A couple of weeks before the Canadian Elite Basketball League’s U Sports draft, Graddy Kanku was leaving practice at the Campus Recreation and Wellness Centre at Ontario Tech having just lost a close game at the scrimmage.
Always the ultra-competitor, Kanku was replaying the practice in his head, upset at the thought of losing.
His phone lit up with a text mid-thought. It was a member of the Ottawa BlackJacks’ coaching staff asking him if he was free to talk.
Kanku, who was the first recruit in Ridgebacks men’s basketball history, answered promptly.
“I was like ‘yeah! give me a time,’” said Kanku. “That instantly boosted my mood. I just lost a game (at practice) and I’m kind of mad about it…now I’m getting calls from the BlackJacks talking about possibly drafting me?
While the Ridgebacks only won one game in their first year as a program, Kanku was the face of the team, averaging 20.4 points, 5.2 rebounds and 3.3 assists. He was named on the Ontario University Athletics (OUA) All-Rookie team and was the Ridgebacks’ Male Freshmen Athlete of the Year.
After a series of interviews and phone calls, including some with general manager Jevohn Shepherd, the BlackJacks selected the high-flying guard with the fourth pick in the third round of the draft bringing him back to the city where he won the National Preparatory Association (NPA) National Championship in 2017 with Canadian Topflight Academy during their inaugural season.
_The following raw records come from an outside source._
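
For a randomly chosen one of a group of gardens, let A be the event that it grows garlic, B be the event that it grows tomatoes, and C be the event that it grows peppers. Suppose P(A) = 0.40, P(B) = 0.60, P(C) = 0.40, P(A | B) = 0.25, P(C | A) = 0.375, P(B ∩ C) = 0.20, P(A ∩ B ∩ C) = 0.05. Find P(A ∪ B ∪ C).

0.95

P(A ∩ B) = P(B)·P(A|B) = 0.60 × 0.25 = 0.15
P(A ∩ C) = P(A)·P(C|A) = 0.40 × 0.375 = 0.15
By inclusion-exclusion,
P(A ∪ B ∪ C) = 0.40 + 0.60 + 0.40 − 0.15 − 0.15 − 0.20 + 0.05 = 0.95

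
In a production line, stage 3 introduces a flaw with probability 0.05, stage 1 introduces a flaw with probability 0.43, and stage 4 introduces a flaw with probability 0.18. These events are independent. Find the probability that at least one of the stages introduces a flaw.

0.55597

Since the events are independent, P(none) is the product of the individual non-occurrence probabilities.
P(none) = (1 − 0.05) × (1 − 0.43) × (1 − 0.18) = 0.95 × 0.57 × 0.82 = 0.44403
P(at least one) = 1 − 0.44403 = 0.55597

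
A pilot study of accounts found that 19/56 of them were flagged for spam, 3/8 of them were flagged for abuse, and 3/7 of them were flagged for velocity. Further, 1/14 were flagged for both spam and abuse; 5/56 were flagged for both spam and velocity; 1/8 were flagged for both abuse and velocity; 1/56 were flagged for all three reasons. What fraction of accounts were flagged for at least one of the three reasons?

7/8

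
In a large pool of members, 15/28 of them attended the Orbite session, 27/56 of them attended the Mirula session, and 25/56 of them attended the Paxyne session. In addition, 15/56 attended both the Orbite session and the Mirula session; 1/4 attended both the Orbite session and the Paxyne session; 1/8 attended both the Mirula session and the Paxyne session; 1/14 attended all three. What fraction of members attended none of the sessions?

Inclusion–exclusion gives
P(≥1) = 15/28 + 27/56 + 25/56 − 15/56 − 1/4 − 1/8 + 1/14 = 25/28
P(none) = 1 − 25/28 = 3/28

3/28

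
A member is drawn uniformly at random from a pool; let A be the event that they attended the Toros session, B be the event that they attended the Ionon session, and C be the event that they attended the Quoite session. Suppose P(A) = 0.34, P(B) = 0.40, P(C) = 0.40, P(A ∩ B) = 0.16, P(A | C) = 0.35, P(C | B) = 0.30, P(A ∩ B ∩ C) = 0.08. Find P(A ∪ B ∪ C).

P(A ∩ C) = P(C)·P(A|C) = 0.40 × 0.35 = 0.14
P(B ∩ C) = P(B)·P(C|B) = 0.40 × 0.30 = 0.12
Inclusion–exclusion gives
P(A ∪ B ∪ C) = 0.34 + 0.40 + 0.40 − 0.16 − 0.14 − 0.12 + 0.08 = 0.80

0.80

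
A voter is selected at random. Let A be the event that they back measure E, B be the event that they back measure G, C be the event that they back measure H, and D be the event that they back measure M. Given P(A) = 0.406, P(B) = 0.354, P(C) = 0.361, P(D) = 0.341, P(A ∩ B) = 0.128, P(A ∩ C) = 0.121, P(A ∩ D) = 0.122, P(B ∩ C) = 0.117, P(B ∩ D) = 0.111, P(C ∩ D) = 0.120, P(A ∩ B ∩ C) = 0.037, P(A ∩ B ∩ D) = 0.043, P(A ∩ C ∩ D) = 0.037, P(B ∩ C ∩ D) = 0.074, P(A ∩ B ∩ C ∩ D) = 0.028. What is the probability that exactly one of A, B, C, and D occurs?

0.485

Using the inclusion–exclusion count for exactly one event:
P(exactly one) = 0.406 + 0.354 + 0.361 + 0.341 − 2·0.128 − 2·0.121 − 2·0.122 − 2·0.117 − 2·0.111 − 2·0.120 + 3·0.037 + 3·0.043 + 3·0.037 + 3·0.074 − 4·0.028 = 0.485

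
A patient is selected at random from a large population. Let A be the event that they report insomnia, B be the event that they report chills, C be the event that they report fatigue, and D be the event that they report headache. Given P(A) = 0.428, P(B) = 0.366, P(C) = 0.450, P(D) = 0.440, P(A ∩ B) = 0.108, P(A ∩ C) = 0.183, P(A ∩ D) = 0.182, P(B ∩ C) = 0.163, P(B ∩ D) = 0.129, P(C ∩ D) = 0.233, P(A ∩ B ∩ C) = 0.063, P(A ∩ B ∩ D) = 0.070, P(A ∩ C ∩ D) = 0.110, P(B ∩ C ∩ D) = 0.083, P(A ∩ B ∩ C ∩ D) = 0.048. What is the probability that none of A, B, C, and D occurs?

Using inclusion–exclusion:
P(A ∪ B ∪ C ∪ D) = 0.428 + 0.366 + 0.450 + 0.440 − 0.108 − 0.183 − 0.182 − 0.163 − 0.129 − 0.233 + 0.063 + 0.070 + 0.110 + 0.083 − 0.048 = 0.964
P(none) = 1 − 0.964 = 0.036

0.036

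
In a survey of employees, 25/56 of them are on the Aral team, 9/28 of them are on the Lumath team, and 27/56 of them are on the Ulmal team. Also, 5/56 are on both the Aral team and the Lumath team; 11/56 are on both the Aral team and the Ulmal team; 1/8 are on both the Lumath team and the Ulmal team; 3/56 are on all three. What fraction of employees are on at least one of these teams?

25/28

By inclusion–exclusion:
P(union) = 25/56 + 9/28 + 27/56 − 5/56 − 11/56 − 1/8 + 3/56 = 25/28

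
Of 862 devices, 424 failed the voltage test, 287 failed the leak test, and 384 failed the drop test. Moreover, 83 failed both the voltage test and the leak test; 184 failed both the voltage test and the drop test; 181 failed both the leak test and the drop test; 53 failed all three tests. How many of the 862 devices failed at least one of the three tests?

By inclusion-exclusion,
N(≥1) = 424 + 287 + 384 − 83 − 184 − 181 + 53 = 700

700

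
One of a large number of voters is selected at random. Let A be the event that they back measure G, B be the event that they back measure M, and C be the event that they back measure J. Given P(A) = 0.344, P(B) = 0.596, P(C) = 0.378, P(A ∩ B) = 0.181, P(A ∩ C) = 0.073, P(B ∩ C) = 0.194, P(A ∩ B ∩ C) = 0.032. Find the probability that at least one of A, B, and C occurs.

0.902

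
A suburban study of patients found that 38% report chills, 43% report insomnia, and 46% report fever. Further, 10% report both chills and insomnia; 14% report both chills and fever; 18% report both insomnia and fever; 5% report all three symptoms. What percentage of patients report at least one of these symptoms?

By inclusion–exclusion:
P(union) = 38 + 43 + 46 − 10 − 14 − 18 + 5 = 90%

90%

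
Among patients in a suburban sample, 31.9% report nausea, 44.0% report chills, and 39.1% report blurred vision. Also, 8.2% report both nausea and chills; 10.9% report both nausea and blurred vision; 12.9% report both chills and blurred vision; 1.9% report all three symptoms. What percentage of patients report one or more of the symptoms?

84.9%

Using inclusion–exclusion:
P(union) = 31.9 + 44.0 + 39.1 − 8.2 − 10.9 − 12.9 + 1.9 = 84.9%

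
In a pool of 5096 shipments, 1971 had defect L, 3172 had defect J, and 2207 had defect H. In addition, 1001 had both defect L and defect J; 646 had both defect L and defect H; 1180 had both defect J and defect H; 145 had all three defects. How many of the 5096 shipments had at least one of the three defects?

Apply inclusion-exclusion:
N(≥1) = 1971 + 3172 + 2207 − 1001 − 646 − 1180 + 145 = 4668

4668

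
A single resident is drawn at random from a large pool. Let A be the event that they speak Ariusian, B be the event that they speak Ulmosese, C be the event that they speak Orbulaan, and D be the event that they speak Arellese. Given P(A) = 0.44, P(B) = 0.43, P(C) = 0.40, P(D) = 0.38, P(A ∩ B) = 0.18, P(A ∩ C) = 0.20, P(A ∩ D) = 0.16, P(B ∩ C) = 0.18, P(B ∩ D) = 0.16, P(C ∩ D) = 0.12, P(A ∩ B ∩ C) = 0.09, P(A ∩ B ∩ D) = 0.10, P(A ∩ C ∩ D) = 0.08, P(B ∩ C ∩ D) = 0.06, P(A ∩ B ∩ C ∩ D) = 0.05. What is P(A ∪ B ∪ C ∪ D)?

0.93

By inclusion-exclusion,
P(A ∪ B ∪ C ∪ D) = 0.44 + 0.43 + 0.40 + 0.38 − 0.18 − 0.20 − 0.16 − 0.18 − 0.16 − 0.12 + 0.09 + 0.10 + 0.08 + 0.06 − 0.05 = 0.93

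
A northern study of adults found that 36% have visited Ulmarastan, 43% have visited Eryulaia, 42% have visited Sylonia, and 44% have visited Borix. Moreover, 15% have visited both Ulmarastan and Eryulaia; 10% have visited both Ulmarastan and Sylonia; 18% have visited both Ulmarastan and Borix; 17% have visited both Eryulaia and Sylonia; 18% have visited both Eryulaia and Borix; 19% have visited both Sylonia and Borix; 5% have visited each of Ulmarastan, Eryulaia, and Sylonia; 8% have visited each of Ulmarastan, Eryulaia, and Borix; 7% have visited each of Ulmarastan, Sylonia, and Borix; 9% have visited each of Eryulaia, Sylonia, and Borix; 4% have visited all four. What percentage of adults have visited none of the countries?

7%

P(≥1) = 36 + 43 + 42 + 44 − 15 − 10 − 18 − 17 − 18 − 19 + 5 + 8 + 7 + 9 − 4 = 93%
P(none) = 100% − 93% = 7%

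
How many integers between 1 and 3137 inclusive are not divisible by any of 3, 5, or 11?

1522

By inclusion-exclusion,
floor(3137/3) + floor(3137/5) + floor(3137/11) − floor(3137/15) − floor(3137/33) − floor(3137/55) + floor(3137/165) = 1045 + 627 + 285 − 209 − 95 − 57 + 19 = 1615
3137 − 1615 = 1522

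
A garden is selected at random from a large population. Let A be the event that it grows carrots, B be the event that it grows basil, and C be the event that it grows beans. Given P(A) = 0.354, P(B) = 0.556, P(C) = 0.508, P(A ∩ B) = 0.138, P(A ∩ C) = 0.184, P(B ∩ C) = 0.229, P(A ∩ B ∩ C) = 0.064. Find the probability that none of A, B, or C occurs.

0.069

P(A ∪ B ∪ C) = 0.354 + 0.556 + 0.508 − 0.138 − 0.184 − 0.229 + 0.064 = 0.931
P(none) = 1 − 0.931 = 0.069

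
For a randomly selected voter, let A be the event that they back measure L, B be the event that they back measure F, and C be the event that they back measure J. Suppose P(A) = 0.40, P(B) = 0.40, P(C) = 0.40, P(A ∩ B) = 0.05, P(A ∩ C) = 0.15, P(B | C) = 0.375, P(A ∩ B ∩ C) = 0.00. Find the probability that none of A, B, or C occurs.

0.15

P(B ∩ C) = P(C)·P(B|C) = 0.40 × 0.375 = 0.15
P(A ∪ B ∪ C) = 0.40 + 0.40 + 0.40 − 0.05 − 0.15 − 0.15 + 0.00 = 0.85
P(none) = 1 − 0.85 = 0.15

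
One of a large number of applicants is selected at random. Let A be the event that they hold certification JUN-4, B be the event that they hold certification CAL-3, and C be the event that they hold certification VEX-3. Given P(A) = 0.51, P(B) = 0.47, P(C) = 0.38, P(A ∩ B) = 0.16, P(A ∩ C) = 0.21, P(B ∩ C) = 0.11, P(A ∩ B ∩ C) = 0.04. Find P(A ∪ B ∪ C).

0.92

P(A ∪ B ∪ C) = 0.51 + 0.47 + 0.38 − 0.16 − 0.21 − 0.11 + 0.04 = 0.92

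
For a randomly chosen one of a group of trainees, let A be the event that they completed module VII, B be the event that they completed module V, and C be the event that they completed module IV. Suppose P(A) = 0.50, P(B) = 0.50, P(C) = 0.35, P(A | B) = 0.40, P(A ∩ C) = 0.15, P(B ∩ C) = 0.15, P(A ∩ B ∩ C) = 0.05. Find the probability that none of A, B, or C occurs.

P(A ∩ B) = P(B)·P(A|B) = 0.50 × 0.40 = 0.20
P(A ∪ B ∪ C) = 0.50 + 0.50 + 0.35 − 0.20 − 0.15 − 0.15 + 0.05 = 0.90
P(none) = 1 − 0.90 = 0.10

0.10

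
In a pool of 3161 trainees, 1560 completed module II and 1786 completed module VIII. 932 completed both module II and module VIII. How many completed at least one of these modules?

2414

Using inclusion–exclusion:
|at least one| = 1560 + 1786 − 932 = 2414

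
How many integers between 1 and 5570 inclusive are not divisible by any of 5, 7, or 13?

Apply inclusion-exclusion:
⌊5570/5⌋ + ⌊5570/7⌋ + ⌊5570/13⌋ − ⌊5570/35⌋ − ⌊5570/65⌋ − ⌊5570/91⌋ + ⌊5570/455⌋ = 1114 + 795 + 428 − 159 − 85 − 61 + 12 = 2044
5570 − 2044 = 3526

3526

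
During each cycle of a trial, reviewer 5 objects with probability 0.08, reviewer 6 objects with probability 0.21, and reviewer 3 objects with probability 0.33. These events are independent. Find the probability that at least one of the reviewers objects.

0.513044

Independence gives P(none) = ∏(1 − pᵢ).
P(none) = (1 − 0.08) × (1 − 0.21) × (1 − 0.33) = 0.92 × 0.79 × 0.67 = 0.486956
P(at least one) = 1 − 0.486956 = 0.513044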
“Honestly, I don’t think a lot of people remember me (in Ottawa),” he said with a laugh. “I’ve been away from the city for so long.”
Kanku took home the NPA Finals MVP honours after putting up 29 points in the championship game before heading south of the border to Archbishop Carroll High School in Washington, D.C. for his senior season.
Despite his humble response, Kanku says he’s grateful to be able to spend time with his mother who moved to Ottawa with him and his siblings when he was a teenager.
It’s been over a year since Kanku’s last official basketball game where he posted 22 points in a loss to Lakehead but throughout the pandemic, he’s found his way onto basketball courts, indoors and outside, whenever the public health guidelines allowed for it.
During extended periods of the lockdowns, he took up running and found alternative ways to keep in shape while working out in his home.
“I just tried to keep my legs fresh and core tight,” said Kanku. “It was really about coming up with alternatives and keeping my mental well-being.”
Over the past year, Kanku has worked on developing his jumper into a consistent part of his offence and continuing to improve on the defensive abilities he flashed at Ontario Tech with multiple highlight chase-down blocks. For Kanku, this involves developing a “who wants it more?” mindset, something he believes can’t be taught.
“When it comes to defensive development, it’s more of an effort thing,” said Kanku.
Joining Kanku on the BlackJacks will be a couple of familiar faces for fans who watched OUA basketball last season. Three-time OUA MVP and two-time U SPORTS Player of the Year award winner Kadre Gray, and OUA Second Team All-Star, Wilfred Laurier standout, Ali Sow.
No matter what head coach Charles Dubé-Brais asks of Kanku, he says he’ll be ready to contribute in any way he can – from ball handler to role-player – when his name is called.
“I really want to make this a special season,” said Kanku. “I feel like I have so much juice in me right now.”
While Kanku’s eyes are set firmly on the upcoming CEBL season, the OUA has announced their board of directors has approved a plan to return to play in the fall. The Ridgebacks have transformed their roster over the course of the pandemic, adding depth in the form of former Carleton Raven recruit Anthony Pate and OCAA sharpshooter Khaleek Bakari-Whyte to complement their star player.
“It’s so exciting, this year has been a roller coaster…it’s been really hard,” said Kanku. “To know this coming fall there may actually be a season for us, that’s amazing.”